The key trigger of this dispute was the brand new governance proposal officially released by World Liberty Financial on April 15, 2026. This proposal introduced several highly controversial restrictive rules that greatly harmed the rights and interests of existing advisors and institutional investors. According to the proposal, the project party requires the mandatory destruction of 10% of the advisor team's tokens while establishing strict asset locking rules: all token holders who do not proactively and explicitly agree to these new terms will have their tokens indefinitely locked by the project party, completely losing circulation, trading, and governance rights.
This proposal represents a unilateral modification of governance rules by the project party, forcibly changing investment agreements, breaking the previously publicly announced governance system and locking mechanism, and displaying obvious rule tyrannies. In response, Sun Yuchen publicly expressed strong opposition, stating that the proposal was not formulated based on community co-governance and fair transparency but was a means for the project party to centralize power and exploit existing investors, seriously violating the core purpose of decentralized financial projects and greatly damaging the asset safety of investors and the credibility of the industry.
Throughout this dispute, the WLF project party’s actions—from unilaterally freezing investors' assets and stripping governance rights to issuing restrictive governance proposals and coercing holders into accepting unequal terms—have thoroughly broken the cooperation consensus between both parties and exposed some of the industry's chaos regarding the opaque governance of overseas crypto projects, arbitrary changes in rules, and the lack of protection for investor rights.
Industry analysts point out that the core competitiveness of decentralized projects lies in openness and transparency, community co-governance, and constant rules, which are also key to attracting global investors. The project party's arbitrary modification of smart contract rules, freezing of user assets, and forced locking and destruction of tokens not only severely infringes on individual investor rights but also can heavily impact the market and community’s trust in the project, directly affecting the project's market value and long-term ecological development. Since the release of this governance proposal and the outbreak of rights disputes, the price of WLFI tokens has plummeted significantly, market capitalization has continually shrunk, and negative sentiments within the community have spread, intuitively reflecting the market's negative attitude towards the chaos in project governance.
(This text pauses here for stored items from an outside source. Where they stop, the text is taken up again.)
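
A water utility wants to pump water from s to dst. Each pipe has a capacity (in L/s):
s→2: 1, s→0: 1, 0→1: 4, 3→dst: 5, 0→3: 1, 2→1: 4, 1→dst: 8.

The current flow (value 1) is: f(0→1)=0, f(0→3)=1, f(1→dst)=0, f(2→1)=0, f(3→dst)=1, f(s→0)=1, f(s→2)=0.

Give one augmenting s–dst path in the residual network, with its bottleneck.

Residual along s→2→1→dst: s→2: 1, 2→1: 4, 1→dst: 8.
Bottleneck = min = 1.

s→2→1→dst, bottleneck 1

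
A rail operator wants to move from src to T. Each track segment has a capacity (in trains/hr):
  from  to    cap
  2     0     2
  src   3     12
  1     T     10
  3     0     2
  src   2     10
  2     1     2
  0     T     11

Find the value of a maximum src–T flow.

Augment src->2->1->T: bottleneck 2. Total 2.
Augment src->2->0->T: bottleneck 2. Total 4.
Augment src->3->0->T: bottleneck 2. Total 6.
No augmenting path remains in the residual graph.

6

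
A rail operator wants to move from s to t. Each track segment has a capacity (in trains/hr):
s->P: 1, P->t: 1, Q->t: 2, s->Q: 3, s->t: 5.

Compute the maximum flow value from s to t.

Augment s->t: bottleneck 5. Total 5.
Augment s->Q->t: bottleneck 2. Total 7.
Augment s->P->t: bottleneck 1. Total 8.
No augmenting path remains in the residual graph.

8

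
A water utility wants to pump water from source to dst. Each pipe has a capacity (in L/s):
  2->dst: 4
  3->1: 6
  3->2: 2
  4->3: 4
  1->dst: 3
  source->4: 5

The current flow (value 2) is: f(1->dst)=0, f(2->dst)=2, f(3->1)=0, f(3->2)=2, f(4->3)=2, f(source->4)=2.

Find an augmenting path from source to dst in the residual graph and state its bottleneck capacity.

Residual along source->4->3->1->dst: source->4: 3, 4->3: 2, 3->1: 6, 1->dst: 3.
Bottleneck = min = 2.

source->4->3->1->dst, bottleneck 2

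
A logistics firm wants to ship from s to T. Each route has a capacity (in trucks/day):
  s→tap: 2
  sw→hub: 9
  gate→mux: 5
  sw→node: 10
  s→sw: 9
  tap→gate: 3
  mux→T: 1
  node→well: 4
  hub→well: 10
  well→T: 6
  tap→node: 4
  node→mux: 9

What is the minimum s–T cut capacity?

Max flow = 7 (via 4 augmenting paths).
In the residual at optimum, the set reachable from s is {gate, hub, mux, node, s, sw, tap, well}.
Cut edges: mux→T (cap 1), well→T (cap 6). Sum = 7.

7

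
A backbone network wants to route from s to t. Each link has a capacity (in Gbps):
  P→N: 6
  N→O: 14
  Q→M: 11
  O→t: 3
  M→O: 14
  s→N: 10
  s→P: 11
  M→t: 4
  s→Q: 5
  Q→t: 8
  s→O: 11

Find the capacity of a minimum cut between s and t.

Max flow = 8 (via 2 augmenting paths).
In the residual at optimum, the set reachable from s is {N, O, P, s}.
Cut edges: s→Q (cap 5), O→t (cap 3). Sum = 8.

8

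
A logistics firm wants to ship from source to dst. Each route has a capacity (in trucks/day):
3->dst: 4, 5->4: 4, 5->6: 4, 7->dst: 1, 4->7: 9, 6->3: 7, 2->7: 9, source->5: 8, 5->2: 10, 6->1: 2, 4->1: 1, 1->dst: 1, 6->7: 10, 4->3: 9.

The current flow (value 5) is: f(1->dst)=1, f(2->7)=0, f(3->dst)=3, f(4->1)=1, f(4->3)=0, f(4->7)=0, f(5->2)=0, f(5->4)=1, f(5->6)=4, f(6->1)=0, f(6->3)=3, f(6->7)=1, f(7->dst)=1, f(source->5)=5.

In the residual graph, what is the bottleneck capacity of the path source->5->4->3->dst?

Residual capacities along the path: source->5: 3, 5->4: 3, 4->3: 9, 3->dst: 1.
Minimum is 1.

1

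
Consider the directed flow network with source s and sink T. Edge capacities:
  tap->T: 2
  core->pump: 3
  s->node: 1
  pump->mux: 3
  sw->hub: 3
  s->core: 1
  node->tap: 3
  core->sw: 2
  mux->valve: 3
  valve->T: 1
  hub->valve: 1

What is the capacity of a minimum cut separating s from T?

2

Max flow = 2 (via 2 augmenting paths).
In the residual at optimum, the set reachable from s is {s}.
Cut edges: s->core (cap 1), s->node (cap 1). Sum = 2.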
After multiple unsuccessful negotiations, Sun Yuchen chose to pursue legal channels to protect his rights, requesting the federal court in California to legally determine that the actions of the WLF project party are illegal and demand the immediate lifting of the token freeze restrictions, restoration of his full community voting governance rights, cancellation of unreasonable governance proposal clauses, and compensation for all economic losses caused by this infringement.
As of now, World Liberty Financial has not issued an official response or explanation regarding this lawsuit. This lawsuit, as one of the most highly anticipated investor rights protection cases in the crypto finance sector in 2026, not only concerns the protection of personal investors' legitimate assets but will also provide important reference significance for the governance norms of overseas crypto projects, protection of existing investors' rights and interests, and the compliant development of the industry. The market will continue to pay attention to the judicial process and final outcome of this case.